Our first stop was at the tourist office, the first thing you see walking into downtown. We discussed options with the lady at the tourist bureau -- one option was to take a taxi for the 3:00 tour of the old copper mine up the hill, the other was an easy walking tour, up the street of artsy shops with a few choices for lunch, and a tour of the smelting facility right in town. We went for easy.

The town is very cute and the streets are charming and inviting. We were hungry, so we checked first at the Kafe Stuggu, a bistro that serves up traditional Norwegian lunches. They have outdoor seating in the summer, but on this chilly Saturday all of the tables were full and the line was long and the food looked exactly like what I eat everyday at the office, so we tried elsewhere.
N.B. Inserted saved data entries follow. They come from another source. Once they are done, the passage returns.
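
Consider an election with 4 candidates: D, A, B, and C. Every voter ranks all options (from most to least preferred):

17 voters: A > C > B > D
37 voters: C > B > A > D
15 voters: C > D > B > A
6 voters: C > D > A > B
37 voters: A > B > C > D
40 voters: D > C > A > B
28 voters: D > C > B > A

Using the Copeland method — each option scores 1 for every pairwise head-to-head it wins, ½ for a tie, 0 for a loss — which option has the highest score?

C

D: loses to A, B, and C → score 0.
A: beats D and B; loses to C → score 2.
B: beats D; loses to A and C → score 1.
C: beats D, A, and B → score 3.
C has the best pairwise record.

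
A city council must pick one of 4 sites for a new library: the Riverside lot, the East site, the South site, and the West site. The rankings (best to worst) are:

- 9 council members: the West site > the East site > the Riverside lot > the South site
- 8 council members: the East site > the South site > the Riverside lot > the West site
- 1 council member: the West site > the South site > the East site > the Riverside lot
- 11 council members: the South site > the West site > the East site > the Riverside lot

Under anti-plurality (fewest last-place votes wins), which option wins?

the East site

Last-place votes: the Riverside lot 12, the East site 0, the South site 9, the West site 8.
the East site is ranked last by the fewest voters, so the East site wins.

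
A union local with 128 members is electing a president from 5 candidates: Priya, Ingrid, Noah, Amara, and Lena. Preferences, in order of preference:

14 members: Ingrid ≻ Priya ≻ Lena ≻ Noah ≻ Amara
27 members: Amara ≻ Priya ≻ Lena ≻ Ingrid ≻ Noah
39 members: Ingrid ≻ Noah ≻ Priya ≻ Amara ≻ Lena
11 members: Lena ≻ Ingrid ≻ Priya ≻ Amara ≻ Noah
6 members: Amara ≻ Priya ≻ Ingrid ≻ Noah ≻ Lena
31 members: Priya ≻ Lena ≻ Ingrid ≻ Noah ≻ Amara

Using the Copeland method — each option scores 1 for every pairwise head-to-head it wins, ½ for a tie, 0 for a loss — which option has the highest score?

Priya: beats Noah, Amara, and Lena; ties Ingrid → score 3.5.
Ingrid: beats Noah and Amara; ties Priya; loses to Lena → score 2.5.
Noah: beats Amara; loses to Priya, Ingrid, and Lena → score 1.
Amara: beats Lena; loses to Priya, Ingrid, and Noah → score 1.
Lena: beats Ingrid and Noah; loses to Priya and Amara → score 2.
Priya has the best pairwise record.

Priya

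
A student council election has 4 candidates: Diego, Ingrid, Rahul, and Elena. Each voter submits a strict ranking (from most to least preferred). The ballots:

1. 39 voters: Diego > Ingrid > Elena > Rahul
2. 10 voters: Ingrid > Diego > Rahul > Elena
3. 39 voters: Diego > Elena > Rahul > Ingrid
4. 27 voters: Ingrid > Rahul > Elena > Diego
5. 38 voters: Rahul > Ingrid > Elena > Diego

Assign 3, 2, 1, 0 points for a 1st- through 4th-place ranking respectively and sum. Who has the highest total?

Diego: 39·3 + 10·2 + 39·3 + 27·0 + 38·0 = 254
Ingrid: 39·2 + 10·3 + 39·0 + 27·3 + 38·2 = 265
Rahul: 39·0 + 10·1 + 39·1 + 27·2 + 38·3 = 217
Elena: 39·1 + 10·0 + 39·2 + 27·1 + 38·1 = 182
Ingrid has the highest Borda score (265).

Ingrid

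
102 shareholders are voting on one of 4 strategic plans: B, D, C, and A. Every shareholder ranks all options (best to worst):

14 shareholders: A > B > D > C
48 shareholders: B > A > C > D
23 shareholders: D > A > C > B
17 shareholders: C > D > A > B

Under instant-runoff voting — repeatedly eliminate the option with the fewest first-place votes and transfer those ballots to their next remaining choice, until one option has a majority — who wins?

Round 1: B 48, D 23, C 17, A 14. Eliminate A.
Round 2: B 62, D 23, C 17. B has a majority.

B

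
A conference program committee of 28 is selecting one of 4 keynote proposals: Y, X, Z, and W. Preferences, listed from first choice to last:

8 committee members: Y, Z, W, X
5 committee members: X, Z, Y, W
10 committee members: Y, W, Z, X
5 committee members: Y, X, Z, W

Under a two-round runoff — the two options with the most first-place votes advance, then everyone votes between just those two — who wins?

Round 1 first-place votes: Y 23, X 5, Z 0, W 0.
Y and X advance.
Runoff: Y is preferred to X by 23 voters; X by 5.
Y wins the runoff.

Y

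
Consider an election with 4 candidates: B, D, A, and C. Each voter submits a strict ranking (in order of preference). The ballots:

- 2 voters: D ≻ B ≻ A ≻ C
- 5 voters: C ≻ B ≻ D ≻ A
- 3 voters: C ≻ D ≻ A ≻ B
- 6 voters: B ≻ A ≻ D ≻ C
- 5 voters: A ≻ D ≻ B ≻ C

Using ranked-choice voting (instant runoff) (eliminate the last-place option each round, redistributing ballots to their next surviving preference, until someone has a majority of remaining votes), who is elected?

Round 1: B 6, D 2, A 5, C 8. Eliminate D.
Round 2: B 8, A 5, C 8. Eliminate A.
Round 3: B 13, C 8. B has a majority.

B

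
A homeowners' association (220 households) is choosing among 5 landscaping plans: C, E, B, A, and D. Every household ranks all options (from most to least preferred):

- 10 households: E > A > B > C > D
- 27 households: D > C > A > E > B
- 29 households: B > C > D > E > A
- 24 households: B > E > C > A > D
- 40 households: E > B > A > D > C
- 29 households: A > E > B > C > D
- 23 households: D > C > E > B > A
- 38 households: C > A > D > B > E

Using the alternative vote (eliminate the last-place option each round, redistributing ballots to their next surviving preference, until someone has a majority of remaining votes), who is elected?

Round 1: C 38, E 50, B 53, A 29, D 50. Eliminate A.
Round 2: C 38, E 79, B 53, D 50. Eliminate C.
Round 3: E 79, B 53, D 88. Eliminate B.
Round 4: E 103, D 117. D has a majority.

D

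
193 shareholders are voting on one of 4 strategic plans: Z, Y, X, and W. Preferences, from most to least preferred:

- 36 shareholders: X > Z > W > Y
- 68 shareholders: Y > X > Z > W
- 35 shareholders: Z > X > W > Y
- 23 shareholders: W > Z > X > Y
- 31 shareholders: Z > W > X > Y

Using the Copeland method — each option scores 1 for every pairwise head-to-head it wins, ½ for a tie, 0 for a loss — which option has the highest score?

Z: beats Y and W; loses to X → score 2.
Y: loses to Z, X, and W → score 0.
X: beats Z, Y, and W → score 3.
W: beats Y; loses to Z and X → score 1.
X has the best pairwise record.

X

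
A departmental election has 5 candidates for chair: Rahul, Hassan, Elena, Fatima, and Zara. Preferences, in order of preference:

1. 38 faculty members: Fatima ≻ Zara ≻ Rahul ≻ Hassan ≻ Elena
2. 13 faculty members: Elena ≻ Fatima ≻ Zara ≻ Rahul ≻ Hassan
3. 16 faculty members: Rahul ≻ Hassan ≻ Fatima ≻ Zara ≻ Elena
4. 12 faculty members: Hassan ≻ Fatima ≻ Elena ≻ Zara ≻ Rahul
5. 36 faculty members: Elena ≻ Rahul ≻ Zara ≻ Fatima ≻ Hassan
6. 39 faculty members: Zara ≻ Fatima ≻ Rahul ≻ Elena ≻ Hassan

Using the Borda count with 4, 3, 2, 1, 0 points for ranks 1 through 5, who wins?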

Lauritzen & Bruse was easy to find, a restaurant with warm rustic atmosphere and very good pizza. Try the #4. Mmmmm... Then we strolled up and down the street poking in shops that were indeed, artsy and folksy. We explored the church grounds, and wandered over to the museum. It was now 2:45, and we were dismayed to find that the museum had closed at 2:00. So instead we hiked on giant piles -- hills, really -- of stones rich with copper ore. The snow was blowing hard in the air, not sticking around on the ground but making for beautiful effects looking out over the city through the white flurries.

We found an old building with a long row of icicles, and the kids had to climb up to grab a few.

Back downtown, everything was closing. The tourist shop was already closed -- it had closed at 1230, just 10 minutes after the morning train from Trondheim arrived. How can a town that totes itself as a tourtist destination close down so early on a Saturday?

Our tickets were for at 7:30 pm return, but the only options for activities that we had now were hanging out in a restaurant or bowling. We checked back at the station and could use our tickets for the 4:30 train instead, and so we returned. A total of 5 hours on the train for a 4 hour visit, but it was nice.

It was a lovely and not at all expensive day trip, but I think Røros is probably best to visit in the summer when things stay open later, or near Christmas when they offer horse-pulled sleigh rides and toboggoning, and the reindeer petting park is open. I think we'll watch for some Jul activities this winter.